Personal information
- Full name: Mohamed Rizan Mohamed Aaqil
- Date of birth: February 5, 2003 (age 23)
- Place of birth: Colombo, Sri Lanka
- Height: 1.78 m (5 ft 10 in)
- Position: Forward

Team information
- Current team: Negeri Sembilan FC

Youth career
- 2018–2020: Dubai City FC

Senior career*
- Years: Team / Apps / (Gls)
- 2021–2023: Java Lane SC
- 2023–2025: Colombo FC / 1 / (3)
- 2025–2026: Negeri Sembilan FC

= Aaqil Rizan =

Sri Lankan footballer

Aaqil Rizan (born 5 February 2003) is a Sri Lankan professional footballer who plays as a forward for Negeri Sembilan FC.

== Personal life ==
Outside football, Aaqil is involved in the family business LCY. In February 2021, he was involved in an LCY initiative that provided health-support packages to former Sri Lankan football players.

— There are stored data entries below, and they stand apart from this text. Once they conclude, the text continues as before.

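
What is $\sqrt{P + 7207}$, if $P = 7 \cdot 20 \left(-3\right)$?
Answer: $\sqrt{6787} \approx 82.383$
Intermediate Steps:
$P = -420$ ($P = 140 \left(-3\right) = -420$)
$\sqrt{P + 7207} = \sqrt{-420 + 7207} = \sqrt{6787}$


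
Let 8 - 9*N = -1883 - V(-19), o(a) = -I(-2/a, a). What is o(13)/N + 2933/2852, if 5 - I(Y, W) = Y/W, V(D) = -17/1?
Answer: 453578951/451622756 ≈ 1.0043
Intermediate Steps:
V(D) = -17 (V(D) = -17*1 = -17)
I(Y, W) = 5 - Y/W
o(a) = -5 - 2/a² (o(a) = -(5 - (-2/a)/a) = -(5 + 2/a²) = -5 - 2/a²)
N = 1874/9 (N = 8/9 - (-1883 - 1*(-17))/9 = 8/9 - (-1883 + 17)/9 = 8/9 - ⅑*(-1866) = 8/9 + 622/3 = 1874/9 ≈ 208.22)
o(13)/N + 2933/2852 = (-5 - 2/13²)/(1874/9) + 2933/2852 = (-5 - 2*1/169)*(9/1874) + 2933*(1/2852) = (-5 - 2/169)*(9/1874) + 2933/2852 = -847/169*9/1874 + 2933/2852 = -7623/316706 + 2933/2852 = 453578951/451622756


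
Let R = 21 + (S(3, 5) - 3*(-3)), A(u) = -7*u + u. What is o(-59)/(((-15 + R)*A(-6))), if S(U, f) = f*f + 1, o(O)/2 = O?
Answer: -59/738 ≈ -0.079946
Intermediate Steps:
o(O) = 2*O
S(U, f) = 1 + f**2 (S(U, f) = f**2 + 1 = 1 + f**2)
A(u) = -6*u
R = 56 (R = 21 + ((1 + 5**2) - 3*(-3)) = 21 + ((1 + 25) + 9) = 21 + (26 + 9) = 21 + 35 = 56)
o(-59)/(((-15 + R)*A(-6))) = (2*(-59))/(((-15 + 56)*(-6*(-6)))) = -118/(41*36) = -118/1476 = -118*1/1476 = -59/738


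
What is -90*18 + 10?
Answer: -1610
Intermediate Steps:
-90*18 + 10 = -1620 + 10 = -1610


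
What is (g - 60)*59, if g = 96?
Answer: 2124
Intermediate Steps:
(g - 60)*59 = (96 - 60)*59 = 36*59 = 2124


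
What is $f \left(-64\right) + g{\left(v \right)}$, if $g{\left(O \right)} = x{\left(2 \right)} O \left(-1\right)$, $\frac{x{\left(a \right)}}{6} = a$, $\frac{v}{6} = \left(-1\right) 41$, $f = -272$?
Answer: $20360$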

In 2026, Aaqil had declined commercial endorsement and image-rights licensing opportunities from betting companies because of his faith. He said that he did not want his name, likeness, or image used to promote gambling activities.

== Club career ==
Aaqil began his career with Dubai City FC Youth in 2018. He returned to Sri Lanka and went on to represent Java Lane SC during the 2021–2023 season During his two seasons with the club, he competed in the Sri Lanka Champions League and the City League Cup, establishing himself as one of the team’s attacking options before transferring to Colombo FC. where he wore the number 27 shirt. During his time at Colombo FC, he scored a hat-trick in a 3–1 victory over Defenders FC in the Sri Lanka Super League, with goals in the 9th, 46th and 80th minutes..He later moved to Malaysian club Negeri Sembilan FC.